To analyze longitudinal zero-inflated count data, we extend existing models by introducing marginalized zero-inflated Poisson (MZIP) models with random effects, which explicitly capture the marginal effect of covariates and address limitations of previous methods. These models provide a clearer interpretation of the overall mean effect of covariates on zero-inflated count data. To further accommodate overdispersion, we develop marginalized zero-inflated negative binomial (MZINB) models.
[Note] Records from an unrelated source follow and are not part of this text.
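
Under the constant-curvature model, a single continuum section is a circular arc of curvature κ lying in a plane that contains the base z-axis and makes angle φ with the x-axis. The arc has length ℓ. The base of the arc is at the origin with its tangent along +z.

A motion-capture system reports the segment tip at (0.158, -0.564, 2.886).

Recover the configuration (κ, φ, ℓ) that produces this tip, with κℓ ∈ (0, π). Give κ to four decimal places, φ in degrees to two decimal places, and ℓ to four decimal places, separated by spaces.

0.1351 285.65 2.9646

ρ = √(x²+y²) = √(0.158² + -0.564²) = 0.58571
φ = atan2(y, x) mod 360° = atan2(-0.564, 0.158) = 285.6498°
|p|² = ρ² + z² = 0.58571² + 2.886² = 8.67206
κ = 2ρ / |p|² = 2×0.58571 / 8.67206 = 0.13508
θ = 2·atan2(ρ, z) = 2·atan2(0.58571, 2.886) = 0.40046 rad
ℓ = θ/κ = 0.40046/0.13508 = 2.96461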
Both models incorporate subject-specific heterogeneity through a flexible random effects covariance structure. Simulation studies are conducted to evaluate the performance of the MZIP and MZINB models, comparing their inference under both homogeneous and heterogeneous random effects. Finally, we illustrate the applicability of the proposed models through an analysis of systemic lupus erythematosus data.

翻译：为分析纵向零膨胀计数数据，我们通过引入带有随机效应的边际化零膨胀泊松（MZIP）模型，扩展了现有模型，这些模型明确捕捉协变量的边际效应，并解决了先前方法的局限性。这些模型为协变量对零膨胀计数数据的总体均值效应提供了更清晰的解释。为进一步适应过度离散性，我们开发了边际化零膨胀负二项（MZINB）模型。两种模型均通过灵活的随机效应协方差结构纳入个体特异性异质性。我们进行了模拟研究以评估MZIP和MZINB模型的性能，比较它们在同质和异质随机效应下的推断结果。最后，通过分析系统性红斑狼疮数据，我们展示了所提模型的适用性。